Anyone who has ever known me knows that I have always been profoundly proud of my rural Kentucky roots. I spent all my childhood between my family’s failing dairy farm in Berry and my grandfather’s tobacco farm in Cynthiana. Growing up in a hardworking family struggling to make ends meet has instilled a lifelong do-it-yourself work outlook that has led me to tenaciously chase my dreams, primarily to tell stories in comic books, like my work drawing “The Walking Dead.” Becoming a Kentucky Colonel was one of the proudest moments of my career, as not only recognition of my work, but as the honor of following in the footsteps of so many before me, including my own grandfather.
So, when I read that Governor Matt Bevin decided to put “The Walking Dead” on blast, I was particularly wounded. He posits that it is a “celebration of death,” and such media is a societal ill, responsible for this ongoing wave of shootings and violence. This line didn’t fly in the ‘80s when Tipper Gore tried it, and it doesn’t fly with me now. As a nerdy kid on an isolated farm, I grew up a fan of escapism. Horror movies and comics, over the top action movies, comics, and video games. Heavy metal and gangsta rap music, Dungeons & Dragons, you name it, I was in. I wear these influences unashamed, and they spill out into my work all the time. As a kid, my high school principal called me into the office, concerned about the nefarious mind-bending effects of roleplaying games, despite his knowing that I was at the top of my class with nothing but awards and service in my record. Thankfully, my mother didn’t throttle my media intake, and I was a sponge for it all, using it as grist for my creative mill. These things swirled in my little mind and formed me into the person I am today, which includes being a community-minded citizen, and devoted husband and father. Bevin’s words paint fandom as a degenerate sensibility, when I have only ever known kindness and generosity from them.

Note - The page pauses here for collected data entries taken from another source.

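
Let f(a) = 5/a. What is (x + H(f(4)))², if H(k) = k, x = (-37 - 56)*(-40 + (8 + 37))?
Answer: 3441025/16 ≈ 2.1506e+5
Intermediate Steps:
x = -465 (x = -93*(-40 + 45) = -93*5 = -465)
(x + H(f(4)))² = (-465 + 5/4)² = (-1855/4)² = 3441025/16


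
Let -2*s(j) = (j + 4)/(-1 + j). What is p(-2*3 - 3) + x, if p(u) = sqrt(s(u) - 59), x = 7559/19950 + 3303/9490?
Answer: 6881488/9466275 + I*sqrt(237)/2 ≈ 0.72695 + 7.6974*I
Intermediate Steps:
s(j) = -(4 + j)/(2*(-1 + j)) (s(j) = -(j + 4)/(2*(-1 + j)) = -(4 + j)/(2*(-1 + j)))
x = 6881488/9466275 (x = 7559*(1/19950) + 3303*(1/9490) = 7559/19950 + 3303/9490 = 6881488/9466275 ≈ 0.72695)
p(u) = sqrt(-59 + (-4 - u)/(2*(-1 + u))) (p(u) = sqrt((-4 - u)/(2*(-1 + u)) - 59) = sqrt(-59 + (-4 - u)/(2*(-1 + u))))
p(-2*3 - 3) + x = sqrt(2)*sqrt((114 - 119*(-2*3 - 3))/(-1 + (-2*3 - 3)))/2 + 6881488/9466275 = sqrt(2)*sqrt((114 - 119*(-6 - 3))/(-1 + (-6 - 3)))/2 + 6881488/9466275 = sqrt(2)*sqrt((114 - 119*(-9))/(-1 - 9))/2 + 6881488/9466275 = sqrt(2)*sqrt((114 + 1071)/(-10))/2 + 6881488/9466275 = sqrt(2)*sqrt(-1/10*1185)/2 + 6881488/9466275 = sqrt(2)*sqrt(-237/2)/2 + 6881488/9466275 = sqrt(2)*(I*sqrt(474)/2)/2 + 6881488/9466275 = I*sqrt(237)/2 + 6881488/9466275 = 6881488/9466275 + I*sqrt(237)/2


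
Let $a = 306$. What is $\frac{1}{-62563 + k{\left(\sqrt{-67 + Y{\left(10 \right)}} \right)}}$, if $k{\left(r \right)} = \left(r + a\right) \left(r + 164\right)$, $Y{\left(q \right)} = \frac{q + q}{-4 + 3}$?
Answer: $- \frac{6233}{87309728} - \frac{235 i \sqrt{87}}{87309728} \approx -7.1389 \cdot 10^{-5} - 2.5105 \cdot 10^{-5} i$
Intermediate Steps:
$Y{\left(q \right)} = - 2 q$ ($Y{\left(q \right)} = \frac{2 q}{-1} = 2 q \left(-1\right) = - 2 q$)
$k{\left(r \right)} = \left(164 + r\right) \left(306 + r\right)$ ($k{\left(r \right)} = \left(r + 306\right) \left(r + 164\right) = \left(306 + r\right) \left(164 + r\right) = \left(164 + r\right) \left(306 + r\right)$)
$\frac{1}{-62563 + k{\left(\sqrt{-67 + Y{\left(10 \right)}} \right)}} = \frac{1}{-62563 + \left(50184 + \left(\sqrt{-67 - 20}\right)^{2} + 470 \sqrt{-67 - 20}\right)} = \frac{1}{-62563 + \left(50184 + \left(\sqrt{-87}\right)^{2} + 470 \sqrt{-87}\right)} = \frac{1}{-62563 + \left(50184 + \left(i \sqrt{87}\right)^{2} + 470 i \sqrt{87}\right)} = \frac{1}{-62563 + \left(50184 - 87 + 470 i \sqrt{87}\right)} = \frac{1}{-62563 + \left(50097 + 470 i \sqrt{87}\right)} = \frac{1}{-12466 + 470 i \sqrt{87}}$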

So, now in this uneasy age, when people are more racially and politically divided than I have seen in my lifetime, Governor Bevin decides to trot out this tired old garbage position and accuse our creation of being the root of society’s problems. These stories, as many others in the genre, are generally viewed as being about the strength of the human spirit in the face of phenomenally bleak circumstances. I think this is ultimately why they resonate with people so much. If he wants to talk about a culture of death, perhaps Governor Bevin should inspect his record on dialing back Medicaid expansion to thousands of vulnerable Kentuckians, or cutting worker safety regulations and union protections in the state, likely in response to the violations his own family’s bell factory incurred. His actions prove that he clearly holds the dollar as the almighty, and that the price he places on a human life is not a very high one. Perhaps he’d like to explain his science-denying environmental policy, or maybe just his speaking at a pro-cockfighting rally.

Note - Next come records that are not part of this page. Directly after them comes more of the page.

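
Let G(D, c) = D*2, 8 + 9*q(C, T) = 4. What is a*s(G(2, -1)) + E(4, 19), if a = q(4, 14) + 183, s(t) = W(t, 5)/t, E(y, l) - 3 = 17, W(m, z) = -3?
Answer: -1403/12 ≈ -116.92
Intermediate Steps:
q(C, T) = -4/9 (q(C, T) = -8/9 + (⅑)*4 = -8/9 + 4/9 = -4/9)
E(y, l) = 20 (E(y, l) = 3 + 17 = 20)
G(D, c) = 2*D
s(t) = -3/t
a = 1643/9 (a = -4/9 + 183 = 1643/9 ≈ 182.56)
a*s(G(2, -1)) + E(4, 19) = 1643*(-3/(2*2))/9 + 20 = 1643*(-3/4)/9 + 20 = 1643*(-3*¼)/9 + 20 = (1643/9)*(-¾) + 20 = -1643/12 + 20 = -1403/12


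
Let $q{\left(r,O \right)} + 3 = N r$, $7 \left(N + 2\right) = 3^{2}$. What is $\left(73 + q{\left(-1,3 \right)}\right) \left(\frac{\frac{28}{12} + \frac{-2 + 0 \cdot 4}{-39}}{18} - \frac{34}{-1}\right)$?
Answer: $\frac{62755}{26} \approx 2413.7$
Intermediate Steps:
$N = - \frac{5}{7}$ ($N = -2 + \frac{3^{2}}{7} = -2 + \frac{1}{7} \cdot 9 = -2 + \frac{9}{7} = - \frac{5}{7} \approx -0.71429$)
$q{\left(r,O \right)} = -3 - \frac{5 r}{7}$
$\left(73 + q{\left(-1,3 \right)}\right) \left(\frac{\frac{28}{12} + \frac{-2 + 0 \cdot 4}{-39}}{18} - \frac{34}{-1}\right) = \left(73 - \frac{16}{7}\right) \left(\frac{\frac{28}{12} + \frac{-2 + 0 \cdot 4}{-39}}{18} - \frac{34}{-1}\right) = \left(73 + \left(-3 + \frac{5}{7}\right)\right) \left(\left(28 \cdot \frac{1}{12} + \left(-2 + 0\right) \left(- \frac{1}{39}\right)\right) \frac{1}{18} - -34\right) = \left(73 - \frac{16}{7}\right) \left(\left(\frac{7}{3} - - \frac{2}{39}\right) \frac{1}{18} + 34\right) = \frac{495 \left(\left(\frac{7}{3} + \frac{2}{39}\right) \frac{1}{18} + 34\right)}{7} = \frac{495 \left(\frac{31}{13} \cdot \frac{1}{18} + 34\right)}{7} = \frac{495 \left(\frac{31}{234} + 34\right)}{7} = \frac{495}{7} \cdot \frac{7987}{234} = \frac{62755}{26}$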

This attack, from the same Governor Bevin who howled that modern American conservatism may need to be protected with actual bloodshed. During the 2016 presidential campaign, Bevin paraphrased Thomas Jefferson’s famous quote, “The tree of liberty must be refreshed from time to time with the blood of patriots and tyrants.” Implying that under a liberal administration, it could be a likely necessity for a new civil war, a literal armed insurrection murdering Americans, to protect his political ideology. The irony of invoking Martin Niemöller’s poem, “First They Came...” when his own party’s preliminary targets are socialist programs and unions, is positively deafening. Well-spoken as he may be, his comments boiled down to little more than fearmongering and crypto-fascist war drumming.
So, if Governor Bevin wants to point the finger at simple escapism, at stories that celebrate survival and hope, that celebrate LIFE, and denounce them as the cause of violence, perhaps he needs to have a good long look in the mirror to see what the face of a culture celebrating death truly looks like.